Although the standard Unix shell pipe operator can only construct linear pipelines, the pipe() system call can be used to build arbitrary data-flow networks. Named pipes (also known as fifos) allow this to be done at shell level, albeit clumsily. A case in point is a sieve that determines primality of n by testing prime divisors only up to the square root of n instead of n.

The following Haskell code does the trick. The sieve has an auxiliary input, the stream of primes itself. The first prime, 2, is given explicitly, so it is available for the guard n<p^2 that postpones testing for multiples of prime p.


    primes = 2 : sieve primes [3..]
    sieve ps@(p:ps') (n:ns)
        | n < p^2   = n : sieve ps ns
        | otherwise = sieve ps' (filter ((!=0).(`mod`p)) ns)
The data stream connections in this algorithm can't be represented using only the shell operator '|'. First, the stream primes is delivered both to standard output and to sieve. And second, the feedback of that stream into sieve induces a dataflow cycle.

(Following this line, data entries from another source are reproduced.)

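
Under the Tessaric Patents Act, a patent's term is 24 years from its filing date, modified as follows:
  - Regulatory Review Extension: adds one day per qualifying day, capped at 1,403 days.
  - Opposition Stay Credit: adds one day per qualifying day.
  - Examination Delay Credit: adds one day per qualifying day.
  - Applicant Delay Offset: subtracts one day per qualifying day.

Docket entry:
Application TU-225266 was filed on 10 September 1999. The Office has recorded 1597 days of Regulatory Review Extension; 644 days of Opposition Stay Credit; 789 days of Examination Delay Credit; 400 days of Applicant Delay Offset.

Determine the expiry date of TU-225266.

2030-05-12

Base term: filing date + 24 years → 10 September 2023.
Regulatory Review Extension: 1597 days claimed exceeds the 1403-day cap, so +1403 days → 14 July 2027.
Opposition Stay Credit: +644 days → 18 April 2029.
Examination Delay Credit: +789 days → 16 June 2031.
Applicant Delay Offset: −400 days → 12 May 2030.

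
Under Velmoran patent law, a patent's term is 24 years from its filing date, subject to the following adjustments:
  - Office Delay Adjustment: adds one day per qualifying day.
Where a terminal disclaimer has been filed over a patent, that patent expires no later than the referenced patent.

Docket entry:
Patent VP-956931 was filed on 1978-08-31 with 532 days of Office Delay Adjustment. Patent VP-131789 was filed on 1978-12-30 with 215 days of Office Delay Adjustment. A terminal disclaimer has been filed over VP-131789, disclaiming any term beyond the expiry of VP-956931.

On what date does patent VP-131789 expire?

2003-08-02

Natural term of VP-131789:
  Base: filing + 24 years → 30 December 2002.
  Office Delay Adjustment: +215 days → 2 August 2003.
Expiry of referenced patent VP-956931:
  Base: filing + 24 years → 31 August 2002.
  Office Delay Adjustment: +532 days → 14 February 2004.
Terminal disclaimer: VP-131789 expires on the earlier of 2 August 2003 and 14 February 2004.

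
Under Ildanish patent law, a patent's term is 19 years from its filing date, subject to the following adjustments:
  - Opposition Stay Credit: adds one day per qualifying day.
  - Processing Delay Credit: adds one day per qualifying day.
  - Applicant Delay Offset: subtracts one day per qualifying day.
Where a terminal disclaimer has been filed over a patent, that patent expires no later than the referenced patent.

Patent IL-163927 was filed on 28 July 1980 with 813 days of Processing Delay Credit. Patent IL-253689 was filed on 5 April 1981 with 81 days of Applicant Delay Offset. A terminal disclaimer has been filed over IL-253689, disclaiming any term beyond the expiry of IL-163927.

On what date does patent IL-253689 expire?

Natural term of IL-253689:
  Base: filing + 19 years → 5 April 2000.
  Applicant Delay Offset: −81 days → 15 January 2000.
Expiry of referenced patent IL-163927:
  Base: filing + 19 years → 28 July 1999.
  Processing Delay Credit: +813 days → 18 October 2001.
Terminal disclaimer: IL-253689 expires on the earlier of 15 January 2000 and 18 October 2001.

2000-01-15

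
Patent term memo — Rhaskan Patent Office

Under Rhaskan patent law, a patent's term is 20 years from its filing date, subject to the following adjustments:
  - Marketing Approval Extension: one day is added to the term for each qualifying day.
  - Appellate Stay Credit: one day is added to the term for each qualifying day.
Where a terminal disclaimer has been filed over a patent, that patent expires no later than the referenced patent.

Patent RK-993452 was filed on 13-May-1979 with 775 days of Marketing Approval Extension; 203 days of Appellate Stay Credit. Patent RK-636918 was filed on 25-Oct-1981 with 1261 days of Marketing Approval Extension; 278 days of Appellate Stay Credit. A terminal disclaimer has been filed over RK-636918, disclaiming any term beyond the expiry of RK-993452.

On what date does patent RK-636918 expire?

Natural term of RK-636918:
  Base: filing + 20 years → 25 October 2001.
  Marketing Approval Extension: +1261 days → 8 April 2005.
  Appellate Stay Credit: +278 days → 11 January 2006.
Expiry of referenced patent RK-993452:
  Base: filing + 20 years → 13 May 1999.
  Marketing Approval Extension: +775 days → 26 June 2001.
  Appellate Stay Credit: +203 days → 15 January 2002.
Terminal disclaimer: RK-636918 expires on the earlier of 11 January 2006 and 15 January 2002.

2002-01-15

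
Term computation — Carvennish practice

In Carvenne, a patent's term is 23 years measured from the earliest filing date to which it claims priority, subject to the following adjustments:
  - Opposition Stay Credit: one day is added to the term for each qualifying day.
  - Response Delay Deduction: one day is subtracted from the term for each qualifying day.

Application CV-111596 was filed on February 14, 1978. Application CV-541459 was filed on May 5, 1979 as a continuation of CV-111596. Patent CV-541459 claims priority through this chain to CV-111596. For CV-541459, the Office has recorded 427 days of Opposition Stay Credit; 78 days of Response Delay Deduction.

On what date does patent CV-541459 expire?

2002-01-29

Earliest priority filing: 14 February 1978.
Base term: 14 February 1978 + 23 years → 14 February 2001.
Opposition Stay Credit: +427 days → 17 April 2002.
Response Delay Deduction: −78 days → 29 January 2002.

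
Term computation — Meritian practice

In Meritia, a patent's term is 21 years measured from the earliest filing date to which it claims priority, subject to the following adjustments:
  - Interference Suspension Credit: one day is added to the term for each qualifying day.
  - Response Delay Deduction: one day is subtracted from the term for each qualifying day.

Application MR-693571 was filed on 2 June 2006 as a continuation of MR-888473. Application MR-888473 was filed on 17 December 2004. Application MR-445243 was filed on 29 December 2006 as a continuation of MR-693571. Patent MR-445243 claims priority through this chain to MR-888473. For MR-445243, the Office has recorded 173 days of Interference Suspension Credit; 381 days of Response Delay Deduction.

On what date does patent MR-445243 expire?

Earliest priority filing: 17 December 2004.
Base term: 17 December 2004 + 21 years → 17 December 2025.
Interference Suspension Credit: +173 days → 8 June 2026.
Response Delay Deduction: −381 days → 23 May 2025.

May 23, 2025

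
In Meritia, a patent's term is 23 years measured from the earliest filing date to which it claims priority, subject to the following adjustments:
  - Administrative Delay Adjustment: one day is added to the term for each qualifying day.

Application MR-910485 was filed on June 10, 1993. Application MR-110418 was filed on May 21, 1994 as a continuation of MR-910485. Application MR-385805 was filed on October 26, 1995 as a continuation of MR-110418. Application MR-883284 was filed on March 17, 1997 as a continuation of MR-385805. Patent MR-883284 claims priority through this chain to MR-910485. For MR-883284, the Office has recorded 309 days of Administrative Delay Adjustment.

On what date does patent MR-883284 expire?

2017-04-15

Earliest priority filing: 10 June 1993.
Base term: 10 June 1993 + 23 years → 10 June 2016.
Administrative Delay Adjustment: +309 days → 15 April 2017.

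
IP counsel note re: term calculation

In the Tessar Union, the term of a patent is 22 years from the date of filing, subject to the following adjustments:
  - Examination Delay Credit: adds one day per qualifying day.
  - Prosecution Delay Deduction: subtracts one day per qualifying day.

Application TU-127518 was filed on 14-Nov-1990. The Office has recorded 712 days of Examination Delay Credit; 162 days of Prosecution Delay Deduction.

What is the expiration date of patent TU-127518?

Base term: filing date + 22 years → 14 November 2012.
Examination Delay Credit: +712 days → 27 October 2014.
Prosecution Delay Deduction: −162 days → 18 May 2014.

2014-05-18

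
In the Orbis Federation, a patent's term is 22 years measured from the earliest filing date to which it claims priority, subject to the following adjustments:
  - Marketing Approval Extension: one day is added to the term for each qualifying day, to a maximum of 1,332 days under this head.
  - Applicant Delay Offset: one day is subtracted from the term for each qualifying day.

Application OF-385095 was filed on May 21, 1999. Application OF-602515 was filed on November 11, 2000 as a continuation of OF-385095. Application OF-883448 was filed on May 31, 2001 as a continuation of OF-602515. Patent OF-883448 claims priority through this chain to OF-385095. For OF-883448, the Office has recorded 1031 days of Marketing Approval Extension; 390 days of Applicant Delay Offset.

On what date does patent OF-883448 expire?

Earliest priority filing: 21 May 1999.
Base term: 21 May 1999 + 22 years → 21 May 2021.
Marketing Approval Extension: 1031 days (within the 1332-day cap) → +1031 days → 17 March 2024.
Applicant Delay Offset: −390 days → 21 February 2023.

February 21, 2023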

Using less common programming techniques, we can translate the Haskell into shell code. To split a stream for delivery to two places, we use the Unix plumbing command tee, with a named pipe for the alternate destination. The pipe is opened for reading on file descriptor 4 in the sink process.


#!/bin/bash
cull() {             # cull p deletes multiples of p
   while true
   do 
       read n
       (($n % $1  != 0)) && echo $n
   done
}

sink() {             # emit primes < p^2, then cull p               
    read -u4 p
    while
        read n
        (($n < $p * $p))
    do
        echo $n
    done
    cull $p | sink &
}

mkfifo f
seq 3 1000000 | (echo 2; sink 2 4<f) | tee f
The shell code and the Haskell code are not as exactly parallel as they were in the basic sieve model because reads from a pipe are destructive, while reads from a Haskell list are not. Thus the shell code reads prime p once and uses it in a loop, while the Haskell code reads it repeatedly from the list.